Esta ruptura de la cuarta pared no busca llamar espectacularmente la atención sobre la naturaleza ficcional de las imágenes, sino que va más allá: se establece una nueva relación entre Neil, Brian y nosotros. Somos los dioses de su mundo, los únicos garantes de que su tan ansiada liberación se concrete, y, al mismo tiempo, somos sus carceleros, pues en tanto y en cuanto dicha huida pueda efectuarse, hemos de participar en el desdichado devenir de sus vidas.

La escena final de la película resuena con aquella del minuto 25.

Luego de un largo camino plagado de desencuentros y tragedias personales, Neil y Brian se rencuentran y se escabullen en la casa en la que fueron sometidos a los abusos más macabros. Han de encontrarse con su pasado, del cual uno huye y al cual el otro busca descubrir. Guiada por la narración de Neil, esa tormentosa noche se repite (literalmente) frente a nuestros ojos. De un fuerte y contundente golpe, el relato de aliens y naves espaciales se hace añicos para siempre. La realidad, fría y amarga, se vuelve a imponer. Brian no puede contenerse y rompe en un llanto que es tanto de tristeza como de indignación: no hay escape, no hay fantasía alguna que nos libere de la inexorable prisión de nuestras heridas.

En ese momento, se vuelve a repetir el eje vertical de la escena del minuto 25. De nuevo estamos por encima de ellos, seamos dioses o (¿por qué no?) aliens. Pero no todo es igual. Esta vez Neil nos habla pero no nos ve. Se ha sumergido en su dolor. Por más que lo desee no puede huir, ficción y realidad finalmente se han separado. «Deseo con todo mi corazón que pudiéramos dejar este mundo atrás. Elevarnos como dos ángeles en la noche y, mágicamente, desaparecer», dice, como para llegar a una conclusión.

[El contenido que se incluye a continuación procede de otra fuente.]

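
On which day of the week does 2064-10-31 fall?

Friday

January 1, 2064 is a Tuesday.
October 31 is day 305 of the year, i.e. 304 days after Jan 1.
304 mod 7 = 3, so advance 3 weekdays from Tuesday: Friday.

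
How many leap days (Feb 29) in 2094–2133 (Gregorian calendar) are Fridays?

2

Leap years in 2094–2133: 9 of them.
Feb 29 weekday advances by 5 (mod 7) from one leap year to the next four years later (or differs when a century non-leap intervenes).
Leap-day weekdays: 2096:Wed 2104:Fri✓ 2108:Wed 2112:Mon 2116:Sat 2120:Thu 2124:Tue 2128:Sun 2132:Fri✓
Friday: 2104, 2132 → 2.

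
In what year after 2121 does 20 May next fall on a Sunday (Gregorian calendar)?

2125

From one year to the next, a fixed date's weekday advances by 1, or by 2 when a Feb 29 lies between the two dates.
2121: May 20 is Tuesday.
2122: Wednesday (+1)
2123: Thursday (+1)
2124: Saturday (+2)
2125: Sunday (+1)
20 May falls on a Sunday in 2125.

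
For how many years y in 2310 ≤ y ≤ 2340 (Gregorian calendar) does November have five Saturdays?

9

November has 30 days; it has five Saturdays when Saturday falls among the first (month-length − 28) days — i.e. when November 1 is one of Saturday/Friday.
November 1 by year: 2310:Tue 2311:Wed 2312:Fri✓ 2313:Sat✓ 2314:Sun 2315:Mon 2316:Wed 2317:Thu 2318:Fri✓ 2319:Sat✓ 2320:Mon 2321:Tue 2322:Wed 2323:Thu 2324:Sat✓ 2325:Sun 2326:Mon 2327:Tue 2328:Thu 2329:Fri✓ 2330:Sat✓ 2331:Sun 2332:Tue 2333:Wed 2334:Thu 2335:Fri✓ 2336:Sun 2337:Mon 2338:Tue 2339:Wed 2340:Fri✓
Years with five Saturdays: 2312, 2313, 2318, 2319, 2324, 2329, 2330, 2335, 2340 → 9.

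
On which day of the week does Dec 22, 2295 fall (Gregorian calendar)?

January 1, 2295 is a Tuesday.
December 22 is day 356 of the year, i.e. 355 days after Jan 1.
355 mod 7 = 5, so advance 5 weekdays from Tuesday: Sunday.

Sunday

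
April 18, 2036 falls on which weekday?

January 1, 2036 is a Tuesday.
April 18 is day 109 of the year, i.e. 108 days after Jan 1.
108 mod 7 = 3, so advance 3 weekdays from Tuesday: Friday.

Friday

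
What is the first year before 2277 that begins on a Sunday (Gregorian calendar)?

2271

Jan 1 advances by 2 weekdays after a leap year and by 1 after a common year.
2277: Jan 1 is Monday.
2276: Saturday (leap)
2275: Friday
2274: Thursday
2273: Wednesday
2272: Monday (leap)
2271: Sunday
2271 begins on a Sunday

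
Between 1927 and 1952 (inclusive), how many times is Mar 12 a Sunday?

Track Mar 12's weekday year by year (advancing +1, or +2 across a Feb 29):
  1927: Sat  1928: Mon (+2)  1929: Tue (+1)  1930: Wed (+1)  1931: Thu (+1)
  1932: Sat (+2)  1933: Sun (+1) ✓  1934: Mon (+1)  1935: Tue (+1)  1936: Thu (+2)
  1937: Fri (+1)  1938: Sat (+1)  1939: Sun (+1) ✓  1940: Tue (+2)  1941: Wed (+1)
  1942: Thu (+1)  1943: Fri (+1)  1944: Sun (+2) ✓  1945: Mon (+1)  1946: Tue (+1)
  1947: Wed (+1)  1948: Fri (+2)  1949: Sat (+1)  1950: Sun (+1) ✓  1951: Mon (+1)
  1952: Wed (+2)
Sunday years: 1933, 1939, 1944, 1950 — 4 in total.

4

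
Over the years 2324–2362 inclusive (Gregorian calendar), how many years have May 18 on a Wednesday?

Track May 18's weekday year by year (advancing +1, or +2 across a Feb 29):
  2324: Sun  2325: Mon (+1)  2326: Tue (+1)  2327: Wed (+1) ✓  2328: Fri (+2)
  2329: Sat (+1)  2330: Sun (+1)  2331: Mon (+1)  2332: Wed (+2) ✓  2333: Thu (+1)
  2334: Fri (+1)  2335: Sat (+1)  2336: Mon (+2)  2337: Tue (+1)  … (11 more years) …
  2349: Wed (+1) ✓  2350: Thu (+1)  2351: Fri (+1)  2352: Sun (+2)  2353: Mon (+1)
  2354: Tue (+1)  2355: Wed (+1) ✓  2356: Fri (+2)  2357: Sat (+1)  2358: Sun (+1)
  2359: Mon (+1)  2360: Wed (+2) ✓  2361: Thu (+1)  2362: Fri (+1)
Wednesday years: 2327, 2332, 2338, 2349, 2355, 2360 — 6 in total.

6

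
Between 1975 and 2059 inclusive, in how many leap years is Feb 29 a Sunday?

3

Leap years in 1975–2059: 21 of them.
Feb 29 weekday advances by 5 (mod 7) from one leap year to the next four years later (or differs when a century non-leap intervenes).
Leap-day weekdays: 1976:Sun✓ 1980:Fri 1984:Wed 1988:Mon 1992:Sat 1996:Thu 2000:Tue 2004:Sun✓ 2008:Fri 2012:Wed 2016:Mon 2020:Sat 2024:Thu 2028:Tue 2032:Sun✓ 2036:Fri 2040:Wed 2044:Mon 2048:Sat 2052:Thu 2056:Tue
Sunday: 1976, 2004, 2032 → 3.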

La película termina y su pequeño mundo desaparece.

Aunque pueda parecerlo, este no es un final pesimista (tampoco es esperanzador, por supuesto). Es verdad, no hay escapatoria. Sin embargo, no todo es dolor, hay una chance de salvación o, al menos, de redención: encontrarse con otros. Otros que sufran, así como sufrimos nosotros. Otros que estén ahí para consolarnos mientras lloramos como niños. Otros que se acurruquen sobre nuestro regazo. Otros que se conviertan en compañeros de vida, de dolores y de alegrías.